THE MOUNTAIN Buddhist kingdom of Bhutan has a strange claim to fame in the world of what Thomas Carlyle termed that “dismal science”, economics: the appealingly named “gross national happiness” (GNH) index. Concerned that standard measures of national wealth, specifically gross domestic product (GDP), fail to reflect elements of wellbeing, cultural richness and environmental sustainability, Bhutan’s former king Jigme Singye Wangchuck coined the term and it has been a central part of the kingdom’s economic planning since the 1970s. GNH takes into account not just the flow of money but access to healthcare, free time with family, conservation of natural resources and other non-economic factors.

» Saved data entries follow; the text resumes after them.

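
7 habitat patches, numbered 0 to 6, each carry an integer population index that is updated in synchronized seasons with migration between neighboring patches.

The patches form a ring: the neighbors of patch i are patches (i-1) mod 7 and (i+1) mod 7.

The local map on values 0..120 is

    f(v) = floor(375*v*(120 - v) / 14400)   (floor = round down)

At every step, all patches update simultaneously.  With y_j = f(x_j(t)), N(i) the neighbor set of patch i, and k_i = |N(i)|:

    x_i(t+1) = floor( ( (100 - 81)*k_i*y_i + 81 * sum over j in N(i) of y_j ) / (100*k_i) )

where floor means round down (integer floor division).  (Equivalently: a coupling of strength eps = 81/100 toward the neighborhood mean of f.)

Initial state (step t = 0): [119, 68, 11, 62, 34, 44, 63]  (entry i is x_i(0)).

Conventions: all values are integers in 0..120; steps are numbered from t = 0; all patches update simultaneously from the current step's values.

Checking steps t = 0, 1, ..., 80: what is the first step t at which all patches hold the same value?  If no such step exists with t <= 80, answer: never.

Answer: 16
Key observation: Synchronization is absorbing here: once all patches are equal they stay equal, and step 16 is the first all-equal step.

Derivation:
t=0: [119, 68, 11, 62, 34, 44, 63]  (not all equal)
t=1: [75, 31, 80, 61, 87, 84, 54]  (not all equal)
t=2: [82, 82, 82, 81, 83, 82, 84]  (not all equal)
t=3: [79, 81, 81, 80, 81, 78, 80]  (not all equal)
t=4: [82, 82, 82, 82, 83, 82, 84]  (not all equal)
t=5: [79, 81, 81, 80, 80, 78, 80]  (not all equal)
t=6: [82, 82, 82, 82, 83, 83, 84]  (not all equal)
t=7: [79, 81, 81, 80, 79, 78, 79]  (not all equal)
t=8: [83, 82, 82, 83, 84, 84, 84]  (not all equal)
t=9: [79, 80, 80, 79, 78, 78, 78]  (not all equal)
t=10: [84, 83, 83, 84, 84, 85, 84]  (not all equal)
t=11: [78, 78, 78, 78, 77, 77, 77]  (not all equal)
t=12: [85, 85, 85, 85, 85, 86, 85]  (not all equal)
t=13: [77, 77, 77, 77, 76, 76, 76]  (not all equal)
t=14: [86, 86, 86, 86, 86, 87, 86]  (not all equal)
t=15: [76, 76, 76, 76, 75, 75, 75]  (not all equal)
t=16: [87, 87, 87, 87, 87, 87, 87]  (all equal)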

Now a similar critique of traditional econometrics has acquired a powerful new backer in France’s President Nicholas Sarkozy. On Monday he endorsed a report from a commission of economists led by Nobel prizewinner Prof Joseph Stiglitz, although it rejects the notion that everything can be captured in one GDH-like index. It proposes adjustments to the way GDP is calculated; new measures of wellbeing and happiness; and new metrics for environmental and financial sustainability and wealth distribution. “It is what I call GDP fetishism to think that success in that part [GDP] is success for the economy and society,” Prof Stiglitz argued.

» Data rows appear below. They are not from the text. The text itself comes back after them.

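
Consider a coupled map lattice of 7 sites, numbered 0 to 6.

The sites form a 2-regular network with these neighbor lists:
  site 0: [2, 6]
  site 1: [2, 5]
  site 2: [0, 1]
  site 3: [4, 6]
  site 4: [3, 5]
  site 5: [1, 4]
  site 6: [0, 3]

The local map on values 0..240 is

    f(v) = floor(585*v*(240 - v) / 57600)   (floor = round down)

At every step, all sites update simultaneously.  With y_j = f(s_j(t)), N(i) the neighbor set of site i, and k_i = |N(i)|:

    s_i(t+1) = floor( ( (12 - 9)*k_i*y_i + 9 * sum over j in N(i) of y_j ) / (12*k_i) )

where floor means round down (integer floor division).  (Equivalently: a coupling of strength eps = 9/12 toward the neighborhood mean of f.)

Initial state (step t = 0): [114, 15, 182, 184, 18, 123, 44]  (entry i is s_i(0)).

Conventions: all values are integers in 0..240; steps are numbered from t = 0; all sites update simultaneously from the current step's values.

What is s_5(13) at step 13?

Answer: s_5(13) = 141

Derivation:
t=0: [114, 15, 182, 184, 18, 123, 44]
t=1: [109, 103, 93, 73, 103, 64, 115]
t=2: [142, 130, 142, 138, 124, 135, 136]
t=3: [141, 142, 142, 143, 143, 144, 141]
t=4: [141, 140, 141, 140, 140, 140, 140]
t=5: [141, 141, 141, 142, 142, 142, 141]
t=6: [141, 141, 141, 141, 141, 141, 141]
t=7: [141, 141, 141, 141, 141, 141, 141]
t=8: [141, 141, 141, 141, 141, 141, 141]
t=9: [141, 141, 141, 141, 141, 141, 141]
t=10: [141, 141, 141, 141, 141, 141, 141]
t=11: [141, 141, 141, 141, 141, 141, 141]
t=12: [141, 141, 141, 141, 141, 141, 141]
t=13: [141, 141, 141, 141, 141, 141, 141]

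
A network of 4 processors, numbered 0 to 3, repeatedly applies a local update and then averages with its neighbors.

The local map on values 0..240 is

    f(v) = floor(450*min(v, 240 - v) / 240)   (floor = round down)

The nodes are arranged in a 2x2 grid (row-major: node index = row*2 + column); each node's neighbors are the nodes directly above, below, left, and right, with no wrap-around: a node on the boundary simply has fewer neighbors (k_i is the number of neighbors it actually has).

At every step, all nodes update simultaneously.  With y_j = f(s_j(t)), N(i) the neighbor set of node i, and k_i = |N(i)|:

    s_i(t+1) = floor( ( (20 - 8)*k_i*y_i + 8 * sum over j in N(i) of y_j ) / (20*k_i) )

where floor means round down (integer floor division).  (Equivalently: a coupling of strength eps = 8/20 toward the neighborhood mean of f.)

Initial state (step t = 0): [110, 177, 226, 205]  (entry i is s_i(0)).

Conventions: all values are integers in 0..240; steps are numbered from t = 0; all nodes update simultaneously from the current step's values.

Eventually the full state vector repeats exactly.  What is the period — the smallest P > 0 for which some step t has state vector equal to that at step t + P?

Simulating step by step:
t=0: [110, 177, 226, 205]
t=1: [152, 125, 69, 67]
t=2: [167, 187, 135, 143]
t=3: [140, 122, 181, 167]
t=4: [178, 197, 130, 147]
t=5: [126, 106, 181, 161]
t=6: [189, 191, 138, 150]
t=7: [113, 107, 167, 157]
t=8: [193, 193, 154, 160]
t=9: [102, 100, 144, 139]
t=10: [188, 188, 184, 186]
t=11: [98, 97, 102, 101]
t=12: [184, 183, 189, 187]
t=13: [103, 104, 97, 99]
t=14: [191, 192, 184, 186]
t=15: [93, 92, 101, 99]
t=16: [176, 175, 185, 183]
t=17: [116, 117, 107, 108]
t=18: [214, 215, 203, 205]
t=19: [51, 50, 64, 62]
t=20: [99, 98, 114, 112]
t=21: [190, 188, 206, 205]
t=22: [87, 89, 69, 71]
t=23: [156, 158, 136, 138]
t=24: [163, 161, 186, 184]
t=25: [136, 138, 110, 112]
t=26: [196, 195, 204, 205]
t=27: [79, 79, 69, 69]
t=28: [144, 144, 132, 132]
t=29: [184, 184, 197, 197]
t=30: [100, 100, 85, 85]
t=31: [181, 181, 164, 164]
t=32: [116, 116, 135, 135]
t=33: [212, 212, 200, 200]
t=34: [56, 56, 70, 70]
t=35: [110, 110, 125, 125]
t=36: [207, 207, 213, 213]
t=37: [58, 58, 52, 52]
t=38: [105, 105, 99, 99]
t=39: [193, 193, 187, 187]
t=40: [90, 90, 96, 96]
t=41: [170, 170, 177, 177]
t=42: [128, 128, 120, 120]
t=43: [213, 213, 222, 222]
t=44: [46, 46, 36, 36]
t=45: [82, 82, 70, 70]
t=46: [148, 148, 135, 135]
t=47: [176, 176, 191, 191]
t=48: [114, 114, 96, 96]
t=49: [206, 206, 186, 186]
t=50: [70, 70, 93, 93]
t=51: [139, 139, 165, 165]
t=52: [179, 179, 149, 149]
t=53: [125, 125, 158, 158]
t=54: [202, 202, 165, 165]
t=55: [84, 84, 126, 126]
t=56: [168, 168, 201, 201]
t=57: [122, 122, 85, 85]
t=58: [208, 208, 171, 171]
t=59: [73, 73, 115, 115]
t=60: [151, 151, 199, 199]
t=61: [148, 148, 94, 94]
t=62: [172, 172, 175, 175]
t=63: [125, 125, 122, 122]
t=64: [216, 216, 219, 219]
t=65: [43, 43, 40, 40]
t=66: [79, 79, 76, 76]
t=67: [146, 146, 143, 143]
t=68: [177, 177, 180, 180]
t=69: [116, 116, 113, 113]
t=70: [215, 215, 212, 212]
t=71: [47, 47, 50, 50]
t=72: [89, 89, 92, 92]
t=73: [167, 167, 170, 170]
t=74: [135, 135, 132, 132]
t=75: [197, 197, 200, 200]
t=76: [79, 79, 76, 76]

Answer: 10
Key observation: The state at step 66, [79, 79, 76, 76], reappears at step 76 — and no state repeats earlier — so the cycle the system enters has period 10.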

Mr Sarkozy, who promised to raise the issue at international fora, said national accounting systems no longer reflected popular aspirations or experiences, creating a distrust of governments. “The world over, citizens think we are lying to them, that the figures are wrong, that they are manipulated,” he said. He also used the occasion to take a swipe at unbridled capitalism: “Behind the cult of figures, behind all these statistical and accounting representation, there is also the cult of the market that is always right.” The global crisis, he argued “doesn’t only make us free to imagine other models, another future, another world. It obliges us to do so”.

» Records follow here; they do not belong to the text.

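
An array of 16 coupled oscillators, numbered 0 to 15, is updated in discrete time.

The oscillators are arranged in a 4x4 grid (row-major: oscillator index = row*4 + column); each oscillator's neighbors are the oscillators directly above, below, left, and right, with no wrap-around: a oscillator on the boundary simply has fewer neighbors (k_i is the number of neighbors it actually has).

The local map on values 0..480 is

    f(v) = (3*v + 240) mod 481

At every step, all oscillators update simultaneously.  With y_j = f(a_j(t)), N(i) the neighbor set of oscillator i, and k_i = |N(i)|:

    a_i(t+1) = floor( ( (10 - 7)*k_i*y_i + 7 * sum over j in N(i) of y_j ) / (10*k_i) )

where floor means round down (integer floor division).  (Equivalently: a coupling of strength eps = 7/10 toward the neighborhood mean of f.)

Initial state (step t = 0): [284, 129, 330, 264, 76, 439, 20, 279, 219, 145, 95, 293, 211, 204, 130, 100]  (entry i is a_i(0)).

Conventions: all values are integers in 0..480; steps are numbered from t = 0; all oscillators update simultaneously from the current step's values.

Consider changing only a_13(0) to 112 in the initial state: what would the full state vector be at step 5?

Simulating step by step:
t=0: [284, 129, 330, 264, 76, 439, 20, 279, 219, 145, 95, 293, 211, 112, 130, 100]
t=1: [253, 163, 200, 155, 294, 228, 184, 157, 370, 175, 153, 97, 296, 200, 90, 124]
t=2: [153, 270, 290, 273, 250, 308, 312, 205, 258, 331, 183, 150, 311, 219, 173, 66]
t=3: [106, 158, 137, 211, 118, 165, 244, 233, 134, 252, 262, 324, 227, 302, 354, 301]
t=4: [144, 186, 199, 337, 148, 144, 168, 289, 185, 126, 130, 239, 252, 245, 202, 260]
t=5: [239, 267, 309, 262, 223, 218, 226, 283, 181, 157, 261, 224, 124, 128, 160, 311]

Answer: [239, 267, 309, 262, 223, 218, 226, 283, 181, 157, 261, 224, 124, 128, 160, 311]
Key observation: This trace re-runs the system from the modified initial state.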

In truth GDP, growth of which has become an end instead of a means of policy, is only the roughest of yardsticks – it is completely inadequate, for example, as a measure of relative wellbeing in comparing two countries which have differing property markets and welfare systems. But economists, jealous of their status as “scientists”, will find difficult the idea of quantifying and then, crucially, giving relative weights to what they see as subjective, value-laden measures of happiness. Time perhaps to reinvent economics itself.